しかし、体構造が違うため、フレアドラゴン状態では思念で会話するしかない。
大きなフレアドラゴンに戻ったシオンを見て、呆然とルシエルは呟く。
「かわいくない・・・」
【可愛くないとは酷いのじゃ~!!】
「お前、私に会うときその姿禁止な」
【あぁっ・・・くっ!その辛辣な物言いの主様の方がわらわは好みなのじゃ~!しかしペットとしてはやはり寵愛を受けたいと言うもの・・・あぁ~悩ましいのう!どちらもご褒美であるとは!!】
このフレアドラゴンも大概である。
こうしてフレアドラゴンのシオンが仲良し3人組みのペットとして仲間?に加わったのだった。

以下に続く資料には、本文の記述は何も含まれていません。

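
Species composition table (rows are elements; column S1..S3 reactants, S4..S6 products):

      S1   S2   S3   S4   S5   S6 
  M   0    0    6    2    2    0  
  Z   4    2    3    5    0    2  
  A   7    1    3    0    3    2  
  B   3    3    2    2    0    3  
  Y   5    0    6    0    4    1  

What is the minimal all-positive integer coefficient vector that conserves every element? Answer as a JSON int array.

Coefficients: [1, 2, 1, 1, 2, 3]

M: 1·0+2·0+1·6 = 6 | 1·2+2·2+3·0 = 6
Z: 1·4+2·2+1·3 = 11 | 1·5+2·0+3·2 = 11
A: 1·7+2·1+1·3 = 12 | 1·0+2·3+3·2 = 12
B: 1·3+2·3+1·2 = 11 | 1·2+2·0+3·3 = 11
Y: 1·5+2·0+1·6 = 11 | 1·0+2·4+3·1 = 11
gcd(1,2,1,1,2,3) = 1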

後日、役所にシオンの戸籍を作りに向かったところ「このあたりでは珍しいですが」と前置きされ、ヒト化が出来る竜種は纏めてドラゴニュートと言う種族として戸籍登録が出来ること。
それから東方の島国にドラゴニュート族の生活圏があり、東方では割とポピュラーな民族である事から、シオンが火竜最上位希少種たるフレアドラゴンであることなどは疑われる素振りすらなかった。
それとは別に、騎士団経由で後からマリアから知るのだが、シオン襲来の翌日にソノタタスの住民がフレアドラゴン新個体の第一発見者として登録の申請をしたらしい。
その申請を以って、シオンのフレアドラゴンとしての登録個体名は正式に『ソノタタス・へリックス』となった。
危害を加える意志もなくソノタタス上空を旋回していただけのシオンだが、やはり住民達にとってはそれなりの恐怖心を植え付けていたようで、上空を螺旋の様に蠢く様から名付けられ、認可された。
街の名前が入ったフレアドラゴンは初めてで、その後も頻繁に目撃されることから、いつしか世界で唯一フレアドラゴンの庇護下にある街として、ソノタタスが『その他多数の街』から外れることになるのだが、それはかなり後の話だったりする。